Transparent Encryption Recommendations for Impala

There are various recommendations to consider when configuring HDFS Transparent Encryption for Impala.

Recommendations

  • If HDFS encryption is enabled, configure Impala to encrypt data spilled to local disk.

  • Limit the rename operations for internal tables once encryption zones are set up. Impala cannot do an ALTER TABLE RENAME operation to move an internal table from one database to another, if the root directories for those databases are in different encryption zones. If the encryption zone covers a table directory but not the parent directory associated with the database, Impala cannot do an ALTER TABLE RENAME operation to rename an internal table, even within the same database.

  • Avoid structuring partitioned tables where different partitions reside in different encryption zones, or where any partitions reside in an encryption zone that is different from the root directory for the table. Impala cannot do an INSERT operation into any partition that is not in the same encryption zone as the root directory of the overall table.

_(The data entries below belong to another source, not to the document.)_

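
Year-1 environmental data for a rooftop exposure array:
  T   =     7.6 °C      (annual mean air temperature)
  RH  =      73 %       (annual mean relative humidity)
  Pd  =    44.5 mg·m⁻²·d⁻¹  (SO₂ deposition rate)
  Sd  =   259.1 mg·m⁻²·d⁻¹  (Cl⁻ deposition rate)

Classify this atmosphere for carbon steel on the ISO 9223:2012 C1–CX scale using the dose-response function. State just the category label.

carbon steel: temperature factor f = +0.150·(-2.4) = -0.3600
  sulphur-dioxide contribution → 38.27 μm/a
  chloride contribution → 48.22 μm/a
  ⇒ r_corr(carbon steel) = 86.48 μm/a
Category bounds: 80…200 μm/a bracket r_corr ⇒ C5

C5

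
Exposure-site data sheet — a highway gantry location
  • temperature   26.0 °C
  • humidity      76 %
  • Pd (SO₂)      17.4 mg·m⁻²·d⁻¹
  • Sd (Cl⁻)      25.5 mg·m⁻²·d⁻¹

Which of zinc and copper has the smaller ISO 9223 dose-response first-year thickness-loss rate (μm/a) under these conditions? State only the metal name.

zinc: T>10 °C ⇒ hinge -0.071·(26.0−10) = -1.1360
  Pd branch = 0.0129·Pd^0.44·e^(0.046·RH+f) = 0.4801 μm/a
  Cl⁻ term: 0.0175·25.5^0.57·exp(0.008·76+0.085·26.0) = 1.856
  sum: 0.4801 + 1.856 → r_corr = 2.336 μm/a
copper: temperature factor f = -0.080·(16.0) = -1.2800
  SO₂ term: 0.0053·17.4^0.26·exp(0.059·76-1.2800) = 0.2743
  Sd branch = 0.01025·Sd^0.27·e^(0.036·RH+0.049·T) = 1.355 μm/a
  sum: 0.2743 + 1.355 → r_corr = 1.63 μm/a
Ordering by μm/a: zinc (2.34) > copper (1.63)

copper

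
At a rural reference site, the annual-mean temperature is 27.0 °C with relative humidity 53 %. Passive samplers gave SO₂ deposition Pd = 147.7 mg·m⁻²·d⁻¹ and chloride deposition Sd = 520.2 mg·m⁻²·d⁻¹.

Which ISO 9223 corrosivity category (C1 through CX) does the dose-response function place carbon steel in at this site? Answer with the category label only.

C5

carbon steel: temperature factor f = -0.054·(17.0) = -0.9180
  sulphur-dioxide contribution → 27.4 μm/a
  chloride contribution → 83.42 μm/a
  ⇒ r_corr(carbon steel) = 110.8 μm/a
ISO 9223 Table 2 (carbon steel): 80 < 111 ≤ 200 μm/a ⇒ C5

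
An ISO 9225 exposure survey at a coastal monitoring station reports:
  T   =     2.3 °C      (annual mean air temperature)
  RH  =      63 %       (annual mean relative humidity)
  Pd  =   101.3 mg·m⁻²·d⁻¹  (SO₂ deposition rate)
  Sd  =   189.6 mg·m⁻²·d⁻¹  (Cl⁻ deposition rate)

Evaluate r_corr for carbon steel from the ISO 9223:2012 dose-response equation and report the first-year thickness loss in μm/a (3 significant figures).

carbon steel: temperature factor f = +0.150·(-7.7) = -1.1550
  SO₂ term: 1.77·101.3^0.52·exp(0.02·63-1.1550) = 21.7
  Cl⁻ term: 0.102·189.6^0.62·exp(0.033·63+0.04·2.3) = 23.11
  r_corr = 21.7 + 23.11 = 44.81 μm/a

r_corr = 44.8 μm/a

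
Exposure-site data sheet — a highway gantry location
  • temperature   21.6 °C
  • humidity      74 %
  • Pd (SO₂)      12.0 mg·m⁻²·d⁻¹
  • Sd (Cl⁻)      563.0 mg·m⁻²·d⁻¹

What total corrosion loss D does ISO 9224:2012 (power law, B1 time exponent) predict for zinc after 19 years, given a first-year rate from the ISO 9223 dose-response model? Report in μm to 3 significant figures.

D(19) = 85.9 μm

zinc: f(T) = -0.071·(T−10) [T>10 °C] = -0.8236
  sulphur-dioxide contribution → 0.5083 μm/a
  chloride contribution → 7.333 μm/a
  total first-year rate 7.841 μm/a
Power-law: D(19) = r_corr · 19^0.813
  D(19) = 7.841 × 19^0.813 = 7.841 × 10.96 = 85.91 μm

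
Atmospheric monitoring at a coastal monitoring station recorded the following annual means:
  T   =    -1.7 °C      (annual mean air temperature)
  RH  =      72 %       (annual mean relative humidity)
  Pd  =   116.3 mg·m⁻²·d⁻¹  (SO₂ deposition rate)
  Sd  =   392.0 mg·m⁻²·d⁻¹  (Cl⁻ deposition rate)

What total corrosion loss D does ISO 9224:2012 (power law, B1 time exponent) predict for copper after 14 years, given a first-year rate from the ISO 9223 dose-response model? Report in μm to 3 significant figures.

copper: f(T) = +0.126·(T−10) [T≤10 °C] = -1.4742
  Pd branch = 0.0053·Pd^0.26·e^(0.059·RH+f) = 0.2924 μm/a
  Sd branch = 0.01025·Sd^0.27·e^(0.036·RH+0.049·T) = 0.6316 μm/a
  sum: 0.2924 + 0.6316 → r_corr = 0.924 μm/a
ISO 9224: D(t) = r_corr · t^b with b = 0.667 (copper, B1)
  D(14) = 0.924 × 14^0.667 = 0.924 × 5.814 = 5.372 μm

D(14) = 5.37 μm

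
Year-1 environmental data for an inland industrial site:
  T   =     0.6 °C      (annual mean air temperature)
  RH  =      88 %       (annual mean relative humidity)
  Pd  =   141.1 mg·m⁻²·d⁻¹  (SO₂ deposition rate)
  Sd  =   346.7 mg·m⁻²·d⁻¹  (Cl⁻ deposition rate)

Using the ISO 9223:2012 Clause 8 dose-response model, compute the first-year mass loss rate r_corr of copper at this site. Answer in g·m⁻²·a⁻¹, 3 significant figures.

r_corr = 20.4 g·m⁻²·a⁻¹

copper: f(T) = +0.126·(T−10) [T≤10 °C] = -1.1844
  sulphur-dioxide contribution → 1.056 μm/a
  chloride contribution → 1.217 μm/a
  ⇒ r_corr(copper) = 2.272 μm/a
Convert to mass loss: 2.272 μm/a × 8.96 g/cm³ = 20.36 g·m⁻²·a⁻¹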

  • If the data files for a table or partition are in a different encryption zone than the HDFS trashcan, use the PURGE keyword at the end of the DROP TABLE or ALTER TABLE DROP PARTITION statement to delete the HDFS data files immediately. Otherwise, the data files are left behind if they cannot be moved to the trashcan because of differing encryption zones. This syntax is available in Impala 2.3 and higher.

Steps

Start every impalad process with the --disk_spill_encryption=true flag set. This encrypts all spilled data using AES-256-CFB. Set this flag by selecting the Disk Spill Encryption checkbox in the Impala configuration (Impala service > Configuration > Category > Security).

KMS ACL Configuration for Impala

Cloudera recommends making the impala user a member of the hive group, and following the ACL recommendations in KMS ACL Configuration for Hive.